As filed with the Securities and Exchange Commission on November 5, 2021.
Registration No. 333-260015
UNITED STATES
SECURITIES AND EXCHANGE COMMISSION
Washington, D.C. 20549
POST-EFFECTIVE
AMENDMENT NO. 1
TO
FORM S-1
REGISTRATION STATEMENT
UNDER
THE SECURITIES ACT OF 1933
ARHAUS, INC.
(Exact name of registrant as specified in its charter)
| | | | |
Delaware | | 5712 | | 87-1729256 |
(State or other jurisdiction of incorporation or organization) | | (Primary Standard Industrial Classification Code Number) | | (I.R.S. Employer Identification Number) |
51 E. Hines Hill Road
Boston Heights, Ohio 44236
(440) 439-7700
(Address, including zip code, and telephone number, including area code, of registrant’s principal executive offices)
John Reed
Chief Executive Officer
51 E. Hines Hill Road
Boston Heights, Ohio 44236
(440) 439-7700
(Name, address, including zip code, and telephone number, including area code, of agent for service)
Copies to:
| | |
Suzanne Hanselman John J. Harrington Baker & Hostetler LLP 127 Public Square, Suite 2000 Cleveland, Ohio 44114-1214 Tel: (216) 621-0200 Fax: (216) 696-0740 | | Ian D. Schuman Stelios G. Saffos Latham & Watkins LLP 1271 Avenue of the Americas New York, New York 10020 Tel: (212) 906-1200 Fax: (212) 751-4864 |
APPROXIMATE DATE OF COMMENCEMENT OF PROPOSED SALE TO THE PUBLIC: AS SOON AS PRACTICABLE AFTER THIS REGISTRATION STATEMENT BECOMES EFFECTIVE.
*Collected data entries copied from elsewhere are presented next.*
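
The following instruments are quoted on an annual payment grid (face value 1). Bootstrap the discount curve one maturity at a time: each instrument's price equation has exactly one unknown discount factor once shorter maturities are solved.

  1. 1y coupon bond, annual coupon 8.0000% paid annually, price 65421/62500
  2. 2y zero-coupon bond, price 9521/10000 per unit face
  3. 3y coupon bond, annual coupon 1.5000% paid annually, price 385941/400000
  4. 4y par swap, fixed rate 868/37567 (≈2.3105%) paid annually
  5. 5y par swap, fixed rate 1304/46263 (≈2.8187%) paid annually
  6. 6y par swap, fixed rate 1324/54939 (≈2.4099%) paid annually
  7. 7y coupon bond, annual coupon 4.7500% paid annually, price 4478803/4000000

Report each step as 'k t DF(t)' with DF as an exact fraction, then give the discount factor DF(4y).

step 1 [1y] bond c/1=2/25: DF=(65421/62500 − 2/25·(0))/(1+2/25) = 2423/2500 ≈ 0.969200
step 2 [2y] zero: DF = P = 9521/10000 ≈ 0.952100
step 3 [3y] bond c/1=3/200: DF=(385941/400000 − 3/200·(0.969200+0.952100))/(1+3/200) = 4611/5000 ≈ 0.922200
step 4 [4y] swap r/1=868/37567: DF=(1 − 868/37567·(0.969200+0.952100+0.922200))/(1+868/37567) = 2283/2500 ≈ 0.913200
step 5 [5y] swap r/1=1304/46263: DF=(1 − 1304/46263·(0.969200+0.952100+0.922200+0.913200))/(1+1304/46263) = 1087/1250 ≈ 0.869600
step 6 [6y] swap r/1=1324/54939: DF=(1 − 1324/54939·(0.969200+0.952100+0.922200+0.913200+0.869600))/(1+1324/54939) = 2169/2500 ≈ 0.867600
step 7 [7y] bond c/1=19/400: DF=(4478803/4000000 − 19/400·(0.969200+0.952100+0.922200+0.913200+0.869600+0.867600))/(1+19/400) = 4099/5000 ≈ 0.819800

1 1 2423/2500
2 2 9521/10000
3 3 4611/5000
4 4 2283/2500
5 5 1087/1250
6 6 2169/2500
7 7 4099/5000
DF(4y) = 2283/2500 ≈ 0.913200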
If any of the securities being registered on this Form are to be offered on a delayed or continuous basis pursuant to Rule 415 under the Securities Act of 1933 check the following box. ☐
If this Form is filed to register additional securities for an offering pursuant to Rule 462(b) under the Securities Act, please check the following box and list the Securities Act registration statement number of the earlier effective registration statement for the same offering. ☐
If this Form is a post-effective amendment filed pursuant to Rule 462(c) under the Securities Act, check the following box and list the Securities Act registration statement number of the earlier effective registration statement for the same offering. ☐
If this Form is a post-effective amendment filed pursuant to Rule 462(d) under the Securities Act, check the following box and list the Securities Act registration statement number of the earlier effective registration statement for the same offering. ☒ 333-260015
Indicate by check mark whether the registrant is a large accelerated filer, an accelerated filer, a non-accelerated filer, smaller reporting company, or an emerging growth company. See the definition of “large accelerated filer,” “accelerated filer,” “smaller reporting company,” and “emerging growth company” in Rule 12b-2 of the Exchange Act.
| | | | | | |
Large accelerated filer | | ☐ | | Accelerated filer | | ☐ |
| | | |
Non-accelerated filer | | ☒ | | Smaller reporting company | | ☐ |
| | | |
| | | | Emerging growth company | | ☒ |
If an emerging growth company, indicate by check mark if the registrant has elected not to use the extended transition period for complying with any new or revised financial accounting standards provided pursuant to Section 7(a)(2)(B) of the Securities Act. ☐
This post-effective amendment shall become effective upon filing with the Securities and Exchange Commission (the “Commission”) in accordance with Rule 462(d) under the Securities Act of 1933, as amended.